ABSTRACT

According to the classic view of labour markets, workers move freely from job to job and firm to firm (Bakke, 1954). From the worker’s perspective, this movement is governed by pressures to maximize the fit between worker skills and job requirements, with the objective of maximizing earnings. Historically, however, hierarchical (internal) control of labour supplanted the open labour market as a way of securing and controlling workers (Doeringer and Piore, 1971). More recently, there have been challenges to the historical perspective of internal labour markets as the primary structure of employment. Pfeffer and Baron (1988), for example, suggest that organizations increasingly are externalizing a buffer of workers against the core or permanent workforce.

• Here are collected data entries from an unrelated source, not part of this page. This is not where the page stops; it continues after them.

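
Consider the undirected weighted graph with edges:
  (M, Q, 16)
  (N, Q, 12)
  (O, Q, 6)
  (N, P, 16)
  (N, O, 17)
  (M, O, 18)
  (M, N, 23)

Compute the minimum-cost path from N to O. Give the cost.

Routes from N to O:
N -> Q -> O: 12 + 6 = 18
N -> O: 17
N -> M -> Q -> O: 23 + 16 + 6 = 45
N -> M -> O: 23 + 18 = 41
N -> Q -> M -> O: 12 + 16 + 18 = 46
Shortest: 17.

17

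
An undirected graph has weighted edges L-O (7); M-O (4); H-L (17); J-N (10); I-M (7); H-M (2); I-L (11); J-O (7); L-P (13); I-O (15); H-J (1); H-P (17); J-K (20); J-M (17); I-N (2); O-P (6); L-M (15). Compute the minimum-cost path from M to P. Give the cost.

10

Checking several routes:
M→O→P: 4 + 6 = 10
M→H→P: 2 + 17 = 19
M→O→L→P: 4 + 7 + 13 = 24
M→H→J→O→P: 2 + 1 + 7 + 6 = 16
Best route has total 10.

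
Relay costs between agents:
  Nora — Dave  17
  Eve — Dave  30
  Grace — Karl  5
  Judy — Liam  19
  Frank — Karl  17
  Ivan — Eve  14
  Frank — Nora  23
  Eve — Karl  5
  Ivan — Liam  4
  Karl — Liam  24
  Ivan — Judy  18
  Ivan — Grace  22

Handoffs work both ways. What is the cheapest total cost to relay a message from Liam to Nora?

63

A few of the Liam→Nora routes:
Liam - Ivan - Eve - Karl - Frank - Nora: 4 + 14 + 5 + 17 + 23 = 63
Liam - Ivan - Eve - Dave - Nora: 4 + 14 + 30 + 17 = 65
Liam - Karl - Frank - Nora: 24 + 17 + 23 = 64
Best route has total 63.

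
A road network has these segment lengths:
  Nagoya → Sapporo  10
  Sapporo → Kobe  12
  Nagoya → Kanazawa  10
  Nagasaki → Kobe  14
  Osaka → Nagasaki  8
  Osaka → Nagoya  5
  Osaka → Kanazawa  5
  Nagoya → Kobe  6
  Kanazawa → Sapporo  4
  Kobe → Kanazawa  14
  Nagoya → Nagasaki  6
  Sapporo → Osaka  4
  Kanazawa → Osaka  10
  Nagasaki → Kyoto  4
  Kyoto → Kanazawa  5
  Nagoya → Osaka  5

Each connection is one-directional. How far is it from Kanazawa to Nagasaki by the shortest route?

Checking several routes:
Kanazawa→Osaka→Nagasaki: 10 + 8 = 18
Kanazawa→Sapporo→Osaka→Nagoya→Nagasaki: 4 + 4 + 5 + 6 = 19
Kanazawa→Sapporo→Osaka→Nagasaki: 4 + 4 + 8 = 16
Shortest: 16.

16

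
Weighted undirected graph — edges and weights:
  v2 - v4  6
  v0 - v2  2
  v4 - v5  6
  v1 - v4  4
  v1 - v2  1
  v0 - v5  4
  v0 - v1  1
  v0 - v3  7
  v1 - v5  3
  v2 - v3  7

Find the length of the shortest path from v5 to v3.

Some routes from v5 to v3:
v5 - v0 - v3: 4 + 7 = 11
v5 - v1 - v0 - v3: 3 + 1 + 7 = 11
v5 - v1 - v2 - v3: 3 + 1 + 7 = 11
Shortest: 11.

11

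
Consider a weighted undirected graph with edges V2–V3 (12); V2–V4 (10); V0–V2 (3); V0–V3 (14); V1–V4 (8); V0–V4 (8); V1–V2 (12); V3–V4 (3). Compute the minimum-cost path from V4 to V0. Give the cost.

8

Some routes from V4 to V0:
V4-V0: 8
V4-V2-V0: 10 + 3 = 13
V4-V3-V0: 3 + 14 = 17
The minimum is 8.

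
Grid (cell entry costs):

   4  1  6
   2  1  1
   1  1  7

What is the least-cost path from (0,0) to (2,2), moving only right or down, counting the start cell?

14

One optimal route is [0,0] [0,1] [1,1] [1,2] [2,2].
Its cost is 4 + 1 + 1 + 1 + 7 = 14.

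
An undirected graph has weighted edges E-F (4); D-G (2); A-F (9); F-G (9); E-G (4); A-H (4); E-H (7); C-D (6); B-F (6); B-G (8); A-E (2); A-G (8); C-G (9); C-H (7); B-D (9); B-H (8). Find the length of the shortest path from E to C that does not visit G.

13

Comparing a few candidate routes:
E → A → H → C: 2 + 4 + 7 = 13
E → F → A → H → C: 4 + 9 + 4 + 7 = 24
E → F → B → D → C: 4 + 6 + 9 + 6 = 25
E → H → C: 7 + 7 = 14
Best route has total 13.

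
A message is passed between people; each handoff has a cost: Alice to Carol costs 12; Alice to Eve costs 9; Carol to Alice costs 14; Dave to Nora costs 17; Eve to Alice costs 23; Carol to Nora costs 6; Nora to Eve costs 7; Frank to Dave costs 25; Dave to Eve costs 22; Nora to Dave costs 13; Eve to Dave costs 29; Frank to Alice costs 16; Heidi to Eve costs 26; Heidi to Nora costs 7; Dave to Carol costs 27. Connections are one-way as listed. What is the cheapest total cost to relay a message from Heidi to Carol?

47

Checking several routes:
Heidi -> Nora -> Dave -> Carol: 7 + 13 + 27 = 47
Heidi -> Nora -> Eve -> Alice -> Carol: 7 + 7 + 23 + 12 = 49
Heidi -> Eve -> Alice -> Carol: 26 + 23 + 12 = 61
Shortest: 47.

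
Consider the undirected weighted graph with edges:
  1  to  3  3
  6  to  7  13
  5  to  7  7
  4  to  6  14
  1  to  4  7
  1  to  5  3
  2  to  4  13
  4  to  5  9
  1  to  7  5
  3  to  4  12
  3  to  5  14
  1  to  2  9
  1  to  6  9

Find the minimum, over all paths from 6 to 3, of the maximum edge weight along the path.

9

Some routes from 6 to 3:
6-1-7-5-4-3: max(9, 5, 7, 9, 12) = 12
6-1-3: max(9, 3) = 9
6-1-4-3: max(9, 7, 12) = 12
Smallest bottleneck: 9.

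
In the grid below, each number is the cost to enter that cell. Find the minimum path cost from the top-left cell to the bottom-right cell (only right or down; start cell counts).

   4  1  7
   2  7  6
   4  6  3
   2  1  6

19

Best path: (0,0)→(1,0)→(2,0)→(3,0)→(3,1)→(3,2)
Cost: 4 + 2 + 4 + 2 + 1 + 6 = 19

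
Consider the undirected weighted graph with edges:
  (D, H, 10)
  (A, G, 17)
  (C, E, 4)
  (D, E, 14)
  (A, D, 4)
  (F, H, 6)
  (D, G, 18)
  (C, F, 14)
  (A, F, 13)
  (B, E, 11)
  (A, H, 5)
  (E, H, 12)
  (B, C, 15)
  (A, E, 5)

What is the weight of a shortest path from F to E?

16

Some routes from F to E:
F - A - E: 13 + 5 = 18
F - C - E: 14 + 4 = 18
F - H - E: 6 + 12 = 18
F - H - A - E: 6 + 5 + 5 = 16
Shortest: 16.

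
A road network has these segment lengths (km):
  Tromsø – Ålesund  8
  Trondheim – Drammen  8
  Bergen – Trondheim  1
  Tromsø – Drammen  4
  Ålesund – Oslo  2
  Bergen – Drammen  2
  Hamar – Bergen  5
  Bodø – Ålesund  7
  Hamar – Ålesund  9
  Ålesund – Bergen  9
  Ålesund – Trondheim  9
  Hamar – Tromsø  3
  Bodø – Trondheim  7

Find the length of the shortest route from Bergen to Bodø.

8

A few of the Bergen→Bodø routes:
Bergen→Trondheim→Ålesund→Bodø: 1 + 9 + 7 = 17
Bergen→Ålesund→Bodø: 9 + 7 = 16
Bergen→Trondheim→Bodø: 1 + 7 = 8
Bergen→Drammen→Tromsø→Ålesund→Bodø: 2 + 4 + 8 + 7 = 21
Bergen→Hamar→Ålesund→Bodø: 5 + 9 + 7 = 21
Bergen→Drammen→Trondheim→Bodø: 2 + 8 + 7 = 17
Best route has total 8 km.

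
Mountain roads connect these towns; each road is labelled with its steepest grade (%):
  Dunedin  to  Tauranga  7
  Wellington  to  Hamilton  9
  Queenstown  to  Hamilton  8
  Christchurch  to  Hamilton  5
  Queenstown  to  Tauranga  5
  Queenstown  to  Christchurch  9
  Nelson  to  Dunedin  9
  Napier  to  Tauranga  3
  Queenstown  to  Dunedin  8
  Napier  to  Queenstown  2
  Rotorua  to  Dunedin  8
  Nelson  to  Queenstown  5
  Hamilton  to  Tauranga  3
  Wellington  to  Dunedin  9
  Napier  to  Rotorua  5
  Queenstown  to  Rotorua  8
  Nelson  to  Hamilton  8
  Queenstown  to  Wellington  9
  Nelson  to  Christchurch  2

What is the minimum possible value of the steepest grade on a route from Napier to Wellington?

9

Checking several routes:
Napier - Rotorua - Dunedin - Nelson - Queenstown - Wellington: max(5, 8, 9, 5, 9) = 9
Napier - Rotorua - Dunedin - Nelson - Queenstown - Tauranga - Hamilton - Wellington: max(5, 8, 9, 5, 5, 3, 9) = 9
Napier - Rotorua - Dunedin - Nelson - Queenstown - Christchurch - Hamilton - Wellington: max(5, 8, 9, 5, 9, 5, 9) = 9
Best route has worst link 9%.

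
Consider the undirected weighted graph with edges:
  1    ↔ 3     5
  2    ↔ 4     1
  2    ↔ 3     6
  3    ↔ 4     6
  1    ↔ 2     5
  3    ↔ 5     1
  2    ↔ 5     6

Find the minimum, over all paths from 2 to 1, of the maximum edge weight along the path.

Comparing a few candidate routes:
2 → 1: max(5) = 5
2 → 4 → 3 → 1: max(1, 6, 5) = 6
2 → 5 → 3 → 1: max(6, 1, 5) = 6
The minimum achievable maximum is 5.

5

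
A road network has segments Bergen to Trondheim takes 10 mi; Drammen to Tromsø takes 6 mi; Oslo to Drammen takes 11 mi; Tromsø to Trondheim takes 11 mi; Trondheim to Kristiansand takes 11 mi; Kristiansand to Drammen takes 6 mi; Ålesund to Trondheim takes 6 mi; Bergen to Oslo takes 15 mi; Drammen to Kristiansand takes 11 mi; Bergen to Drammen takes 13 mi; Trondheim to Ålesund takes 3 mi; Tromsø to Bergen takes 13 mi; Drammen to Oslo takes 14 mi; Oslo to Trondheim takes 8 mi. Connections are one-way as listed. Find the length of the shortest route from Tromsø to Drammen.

26

Some routes from Tromsø to Drammen:
Tromsø → Trondheim → Kristiansand → Drammen: 11 + 11 + 6 = 28
Tromsø → Bergen → Trondheim → Kristiansand → Drammen: 13 + 10 + 11 + 6 = 40
Tromsø → Bergen → Drammen: 13 + 13 = 26
Tromsø → Bergen → Oslo → Drammen: 13 + 15 + 11 = 39
Best route has total 26 mi.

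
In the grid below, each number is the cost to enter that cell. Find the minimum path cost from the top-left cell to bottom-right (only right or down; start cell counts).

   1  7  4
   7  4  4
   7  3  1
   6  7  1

Take r0c0 r0c1 r1c1 r2c1 r2c2 r3c2 for a total of 1 + 7 + 4 + 3 + 1 + 1 = 17.

17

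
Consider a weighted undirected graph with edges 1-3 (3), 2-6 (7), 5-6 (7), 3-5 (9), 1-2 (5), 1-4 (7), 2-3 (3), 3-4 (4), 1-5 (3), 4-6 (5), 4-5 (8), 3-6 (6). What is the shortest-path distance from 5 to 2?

A few of the 5→2 routes:
5 - 1 - 2: 3 + 5 = 8
5 - 6 - 2: 7 + 7 = 14
5 - 1 - 3 - 2: 3 + 3 + 3 = 9
5 - 4 - 3 - 2: 8 + 4 + 3 = 15
5 - 3 - 2: 9 + 3 = 12
The minimum is 8.

8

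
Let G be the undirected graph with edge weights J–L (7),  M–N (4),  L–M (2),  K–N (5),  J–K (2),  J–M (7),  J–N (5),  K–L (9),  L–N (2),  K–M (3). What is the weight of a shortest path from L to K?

Checking several routes:
L -> M -> K: 2 + 3 = 5
L -> N -> J -> K: 2 + 5 + 2 = 9
L -> K: 9
L -> N -> M -> K: 2 + 4 + 3 = 9
L -> N -> K: 2 + 5 = 7
Shortest: 5.

5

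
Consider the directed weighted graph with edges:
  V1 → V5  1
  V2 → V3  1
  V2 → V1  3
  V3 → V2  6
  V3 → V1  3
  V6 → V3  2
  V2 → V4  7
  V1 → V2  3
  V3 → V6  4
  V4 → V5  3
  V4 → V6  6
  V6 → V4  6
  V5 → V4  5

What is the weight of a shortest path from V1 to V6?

Candidate routes:
V1 -> V5 -> V4 -> V6: 1 + 5 + 6 = 12
V1 -> V2 -> V3 -> V6: 3 + 1 + 4 = 8
V1 -> V2 -> V4 -> V6: 3 + 7 + 6 = 16
Best route has total 8.

8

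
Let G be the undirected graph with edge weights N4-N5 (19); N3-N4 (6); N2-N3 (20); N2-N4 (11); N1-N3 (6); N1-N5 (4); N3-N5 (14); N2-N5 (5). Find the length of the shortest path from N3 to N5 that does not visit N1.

Checking several routes:
N3 - N2 - N5: 20 + 5 = 25
N3 - N5: 14
N3 - N4 - N2 - N5: 6 + 11 + 5 = 22
N3 - N4 - N5: 6 + 19 = 25
Best route has total 14.

14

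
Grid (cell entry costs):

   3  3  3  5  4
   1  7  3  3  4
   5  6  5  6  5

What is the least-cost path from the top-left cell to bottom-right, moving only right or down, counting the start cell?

24

Cheapest: [0,0] -> [0,1] -> [0,2] -> [1,2] -> [1,3] -> [1,4] -> [2,4]
  3 + 3 + 3 + 3 + 3 + 4 + 5 = 24
(Top row then right column would cost 27.)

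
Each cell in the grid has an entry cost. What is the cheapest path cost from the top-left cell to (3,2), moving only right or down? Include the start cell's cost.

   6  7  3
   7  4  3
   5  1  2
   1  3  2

Path [0,0] [0,1] [1,1] [2,1] [2,2] [3,2]: 6 + 7 + 4 + 1 + 2 + 2 = 22.
(Top row then right column would cost 23.)

22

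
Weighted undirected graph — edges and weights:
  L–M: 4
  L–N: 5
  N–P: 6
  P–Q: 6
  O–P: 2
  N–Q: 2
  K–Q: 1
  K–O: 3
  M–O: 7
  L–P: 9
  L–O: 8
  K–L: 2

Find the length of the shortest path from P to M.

9

Checking several routes:
P → O → K → L → M: 2 + 3 + 2 + 4 = 11
P → O → M: 2 + 7 = 9
P → Q → K → L → M: 6 + 1 + 2 + 4 = 13
P → L → M: 9 + 4 = 13
P → O → L → M: 2 + 8 + 4 = 14
The minimum is 9.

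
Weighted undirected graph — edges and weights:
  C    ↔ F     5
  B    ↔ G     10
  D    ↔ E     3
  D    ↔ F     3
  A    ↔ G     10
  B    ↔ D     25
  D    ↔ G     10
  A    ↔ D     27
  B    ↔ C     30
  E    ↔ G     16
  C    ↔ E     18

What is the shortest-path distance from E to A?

Checking several routes:
E → D → A: 3 + 27 = 30
E → D → G → A: 3 + 10 + 10 = 23
E → G → A: 16 + 10 = 26
The minimum is 23.

23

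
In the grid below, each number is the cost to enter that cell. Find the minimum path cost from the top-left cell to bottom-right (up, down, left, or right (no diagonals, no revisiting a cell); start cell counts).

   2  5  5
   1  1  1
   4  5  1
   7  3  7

Best path: [0,0] -> [1,0] -> [1,1] -> [1,2] -> [2,2] -> [3,2]
Cost: 2 + 1 + 1 + 1 + 1 + 7 = 13

13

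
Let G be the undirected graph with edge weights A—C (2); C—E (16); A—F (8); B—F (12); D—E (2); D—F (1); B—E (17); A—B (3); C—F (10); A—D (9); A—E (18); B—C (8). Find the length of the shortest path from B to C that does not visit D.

Comparing a few candidate routes:
B - A - F - C: 3 + 8 + 10 = 21
B - F - C: 12 + 10 = 22
B - C: 8
B - A - C: 3 + 2 = 5
B - F - A - C: 12 + 8 + 2 = 22
The minimum is 5.

5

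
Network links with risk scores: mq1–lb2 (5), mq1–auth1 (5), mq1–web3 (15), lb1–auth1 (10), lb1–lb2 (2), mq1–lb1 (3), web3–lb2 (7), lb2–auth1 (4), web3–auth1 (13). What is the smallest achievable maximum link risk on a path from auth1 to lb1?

Checking several routes:
auth1 - lb2 - lb1: max(4, 2) = 4
auth1 - mq1 - lb2 - lb1: max(5, 5, 2) = 5
auth1 - lb2 - mq1 - lb1: max(4, 5, 3) = 5
auth1 - mq1 - lb1: max(5, 3) = 5
Smallest bottleneck: 4.

4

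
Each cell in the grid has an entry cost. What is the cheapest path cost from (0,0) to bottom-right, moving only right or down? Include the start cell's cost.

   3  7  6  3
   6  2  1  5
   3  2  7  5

Best path: r0c0 → r1c0 → r1c1 → r1c2 → r1c3 → r2c3
Cost: 3 + 6 + 2 + 1 + 5 + 5 = 22
For comparison, the top-then-right route costs 29.

22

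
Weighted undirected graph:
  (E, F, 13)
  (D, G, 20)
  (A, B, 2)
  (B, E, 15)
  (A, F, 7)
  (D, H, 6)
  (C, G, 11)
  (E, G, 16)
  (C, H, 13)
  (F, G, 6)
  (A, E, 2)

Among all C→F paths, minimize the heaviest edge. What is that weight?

11

Comparing a few candidate routes:
C→H→D→G→E→F: max(13, 6, 20, 16, 13) = 20
C→G→E→B→A→F: max(11, 16, 15, 2, 7) = 16
C→G→E→A→F: max(11, 16, 2, 7) = 16
C→G→F: max(11, 6) = 11
C→G→E→F: max(11, 16, 13) = 16
Best route has worst link 11.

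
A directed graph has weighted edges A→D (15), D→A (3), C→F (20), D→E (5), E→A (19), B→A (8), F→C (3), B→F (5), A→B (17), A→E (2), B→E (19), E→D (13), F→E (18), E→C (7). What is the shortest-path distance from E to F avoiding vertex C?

38

Routes from E to F avoiding C:
E-D-A-B-F: 13 + 3 + 17 + 5 = 38
E-A-B-F: 19 + 17 + 5 = 41
The minimum is 38.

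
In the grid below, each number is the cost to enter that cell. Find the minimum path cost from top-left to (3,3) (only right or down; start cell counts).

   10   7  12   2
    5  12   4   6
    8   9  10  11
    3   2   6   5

39

Best path: r0c0 → r1c0 → r2c0 → r3c0 → r3c1 → r3c2 → r3c3
Cost: 10 + 5 + 8 + 3 + 2 + 6 + 5 = 39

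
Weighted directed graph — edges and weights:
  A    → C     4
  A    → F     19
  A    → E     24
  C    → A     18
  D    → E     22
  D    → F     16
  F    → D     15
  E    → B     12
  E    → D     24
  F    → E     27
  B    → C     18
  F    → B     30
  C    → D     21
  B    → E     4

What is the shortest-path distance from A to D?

A few of the A→D routes:
A→E→D: 24 + 24 = 48
A→F→B→E→D: 19 + 30 + 4 + 24 = 77
A→F→E→D: 19 + 27 + 24 = 70
A→E→B→C→D: 24 + 12 + 18 + 21 = 75
A→F→D: 19 + 15 = 34
A→C→D: 4 + 21 = 25
Shortest: 25.

25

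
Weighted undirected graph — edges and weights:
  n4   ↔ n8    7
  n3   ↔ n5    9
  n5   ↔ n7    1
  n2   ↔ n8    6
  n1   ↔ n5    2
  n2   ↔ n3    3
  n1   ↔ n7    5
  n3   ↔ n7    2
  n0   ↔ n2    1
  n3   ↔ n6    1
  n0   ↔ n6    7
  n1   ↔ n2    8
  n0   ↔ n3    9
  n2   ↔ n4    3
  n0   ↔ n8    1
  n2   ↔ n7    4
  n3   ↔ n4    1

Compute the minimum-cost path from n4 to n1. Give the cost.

6

A few of the n4→n1 routes:
n4 - n3 - n7 - n5 - n1: 1 + 2 + 1 + 2 = 6
n4 - n3 - n7 - n1: 1 + 2 + 5 = 8
n4 - n3 - n2 - n7 - n5 - n1: 1 + 3 + 4 + 1 + 2 = 11
n4 - n2 - n7 - n5 - n1: 3 + 4 + 1 + 2 = 10
The minimum is 6.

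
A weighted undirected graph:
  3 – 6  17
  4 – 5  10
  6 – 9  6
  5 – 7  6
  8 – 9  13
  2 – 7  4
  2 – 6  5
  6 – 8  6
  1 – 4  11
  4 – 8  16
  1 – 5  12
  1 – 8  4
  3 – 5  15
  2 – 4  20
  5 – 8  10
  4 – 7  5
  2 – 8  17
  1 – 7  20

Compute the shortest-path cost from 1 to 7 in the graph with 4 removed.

18

Checking several routes:
1 - 8 - 6 - 2 - 7: 4 + 6 + 5 + 4 = 19
1 - 8 - 5 - 7: 4 + 10 + 6 = 20
1 - 5 - 7: 12 + 6 = 18
Best route has total 18.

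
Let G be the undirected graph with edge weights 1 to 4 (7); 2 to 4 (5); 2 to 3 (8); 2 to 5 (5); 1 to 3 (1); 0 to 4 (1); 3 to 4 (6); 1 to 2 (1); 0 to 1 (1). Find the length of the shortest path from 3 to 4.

3

Comparing a few candidate routes:
3-4: 6
3-1-4: 1 + 7 = 8
3-1-2-4: 1 + 1 + 5 = 7
3-1-0-4: 1 + 1 + 1 = 3
The minimum is 3.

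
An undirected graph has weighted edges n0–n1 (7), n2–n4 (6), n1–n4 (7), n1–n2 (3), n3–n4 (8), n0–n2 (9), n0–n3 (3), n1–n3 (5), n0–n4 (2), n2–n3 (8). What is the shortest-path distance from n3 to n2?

8

Checking several routes:
n3-n0-n4-n2: 3 + 2 + 6 = 11
n3-n1-n2: 5 + 3 = 8
n3-n0-n1-n2: 3 + 7 + 3 = 13
n3-n2: 8
n3-n0-n2: 3 + 9 = 12
Best route has total 8.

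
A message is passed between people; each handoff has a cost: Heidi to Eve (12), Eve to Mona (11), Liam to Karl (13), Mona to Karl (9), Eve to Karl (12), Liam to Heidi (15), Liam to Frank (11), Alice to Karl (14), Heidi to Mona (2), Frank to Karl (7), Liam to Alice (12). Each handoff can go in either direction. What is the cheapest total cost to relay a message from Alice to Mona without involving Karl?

Routes from Alice to Mona avoiding Karl:
Alice-Liam-Heidi-Eve-Mona: 12 + 15 + 12 + 11 = 50
Alice-Liam-Heidi-Mona: 12 + 15 + 2 = 29
Shortest: 29.

29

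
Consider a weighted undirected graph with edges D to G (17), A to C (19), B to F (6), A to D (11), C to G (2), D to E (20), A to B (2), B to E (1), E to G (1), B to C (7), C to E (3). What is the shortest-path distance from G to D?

15

Comparing a few candidate routes:
G -> C -> B -> A -> D: 2 + 7 + 2 + 11 = 22
G -> E -> C -> B -> A -> D: 1 + 3 + 7 + 2 + 11 = 24
G -> E -> B -> A -> D: 1 + 1 + 2 + 11 = 15
G -> E -> D: 1 + 20 = 21
G -> D: 17
G -> C -> E -> B -> A -> D: 2 + 3 + 1 + 2 + 11 = 19
The minimum is 15.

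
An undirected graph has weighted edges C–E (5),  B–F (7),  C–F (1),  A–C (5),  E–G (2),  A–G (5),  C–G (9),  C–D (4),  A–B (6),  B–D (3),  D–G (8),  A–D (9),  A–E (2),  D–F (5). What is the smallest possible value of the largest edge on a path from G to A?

2

Checking several routes:
G -> E -> C -> D -> B -> A: max(2, 5, 4, 3, 6) = 6
G -> E -> A: max(2, 2) = 2
G -> E -> C -> A: max(2, 5, 5) = 5
G -> A: max(5) = 5
Smallest bottleneck: 2.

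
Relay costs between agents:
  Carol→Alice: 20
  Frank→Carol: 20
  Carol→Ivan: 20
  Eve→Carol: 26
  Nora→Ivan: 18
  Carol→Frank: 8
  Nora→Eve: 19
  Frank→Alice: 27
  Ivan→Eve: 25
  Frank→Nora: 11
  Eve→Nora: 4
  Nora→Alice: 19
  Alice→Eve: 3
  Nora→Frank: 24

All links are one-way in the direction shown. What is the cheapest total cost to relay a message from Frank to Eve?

30

Routes from Frank to Eve:
Frank→Carol→Alice→Eve: 20 + 20 + 3 = 43
Frank→Nora→Alice→Eve: 11 + 19 + 3 = 33
Frank→Nora→Eve: 11 + 19 = 30
Frank→Nora→Ivan→Eve: 11 + 18 + 25 = 54
Frank→Alice→Eve: 27 + 3 = 30
Frank→Carol→Ivan→Eve: 20 + 20 + 25 = 65
Best route has total 30.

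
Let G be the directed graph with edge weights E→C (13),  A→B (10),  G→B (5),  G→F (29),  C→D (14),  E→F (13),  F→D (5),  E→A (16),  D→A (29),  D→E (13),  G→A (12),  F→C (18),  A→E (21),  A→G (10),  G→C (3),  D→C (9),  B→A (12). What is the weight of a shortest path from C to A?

43

Paths from C to A:
C -> D -> A: 14 + 29 = 43
C -> D -> E -> A: 14 + 13 + 16 = 43
Shortest: 43.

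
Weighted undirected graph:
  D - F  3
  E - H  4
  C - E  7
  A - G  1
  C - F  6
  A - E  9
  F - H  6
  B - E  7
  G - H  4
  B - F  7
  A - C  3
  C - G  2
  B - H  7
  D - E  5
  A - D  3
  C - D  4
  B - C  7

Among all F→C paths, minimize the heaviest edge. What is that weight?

3

Checking several routes:
F -> D -> A -> C: max(3, 3, 3) = 3
F -> D -> A -> G -> C: max(3, 3, 1, 2) = 3
F -> D -> C: max(3, 4) = 4
Smallest bottleneck: 3.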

Externalization refers to the degree of attachment, or more appropriately, detachment of a worker to the organization. According to Pfeffer and Baron (1988) there are three dimensions of externalization:

the physical proximity between the worker and organization;

the extent of administrative control over the employee wielded by the organization; and

the duration of employment.

Thus, externalization occurs where the worker is removed from the workplace for non job-related reasons, by diminishing the duration of employment and by reducing administrative control over the employee (for example, where payment is done by another employer). Externalization is viewed by some as a necessary economic response to an environment which is becoming increasingly dynamic, competitive and uncertain (Handy, 1989; Scott-Morton, 1991 ).